WizardLM
WizardLM copied to clipboard
Exactly same output generations for the same prompt
I was trying inference on the HumanEval dataset using WizardCoder/src/humaneval_gen.py
with the following parameters (state of "generation_config"):
{'max_length': 2048,
'max_new_tokens': 1000,
'min_length': 0,
'min_new_tokens': None,
'early_stopping': False,
'max_time': None,
'do_sample': True,
'num_beams': 5,
'num_beam_groups': 1,
'penalty_alpha': None,
'use_cache': True,
'temperature': 10.1,
'top_k': 50,
'top_p': 0.95,
'typical_p': 1.0,
'epsilon_cutoff': 0.0,
'eta_cutoff': 0.0,
'diversity_penalty': 0.0,
'repetition_penalty': 1.0,
'encoder_repetition_penalty': 1.0,
'length_penalty': 1.0,
'no_repeat_ngram_size': 0,
'bad_words_ids': None,
'force_words_ids': None,
'renormalize_logits': False,
'constraints': None,
'forced_bos_token_id': None,
'forced_eos_token_id': None,
'remove_invalid_values': False,
'exponential_decay_length_penalty': None,
'suppress_tokens': None,
'begin_suppress_tokens': None,
'forced_decoder_ids': None,
'sequence_bias': None,
'guidance_scale': None,
'num_return_sequences': 20,
'output_attentions': False,
'output_hidden_states': False,
'output_scores': False,
'return_dict_in_generate': False,
'pad_token_id': 49152,
'bos_token_id': None,
'eos_token_id': 0,
'encoder_no_repeat_ngram_size': 0,
'decoder_start_token_id': None,
'generation_kwargs': {},
'_from_model_config': False,
'_commit_hash': None,
'transformers_version': '4.31.0'}
All 20 generations for the prompt seem to be exactly the same.

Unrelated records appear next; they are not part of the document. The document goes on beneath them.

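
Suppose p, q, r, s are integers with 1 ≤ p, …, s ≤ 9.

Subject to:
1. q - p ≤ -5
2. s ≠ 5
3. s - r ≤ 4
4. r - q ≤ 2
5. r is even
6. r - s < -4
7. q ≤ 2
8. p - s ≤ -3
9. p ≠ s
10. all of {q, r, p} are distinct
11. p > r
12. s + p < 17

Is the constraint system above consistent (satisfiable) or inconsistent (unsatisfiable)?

Constraints 1, 3, 4, and 8 give p − q ≥ 5, q − r ≥ -2, r − s ≥ -4, s − p ≥ 3.
Adding all 4 inequalities: the left sides telescope to 0, and the right sides sum to 5 + (-2) + (-4) + 3 = 2. So 0 ≥ 2, which is false.

Unsatisfiable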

I have tried setting a very high temperature (around 10), a high top_p rate (0.99) and the observation still persists. Am I doing something wrong or are the model outputs highly deterministic ?
Have you tried more samples?
Have you tried more samples?
I did try this for different prompts (including non-coding based instructions).
I think you have done some wrong, but I cannot figure it out from your config. We check the generated results on humaneval with n=20. They are not the same.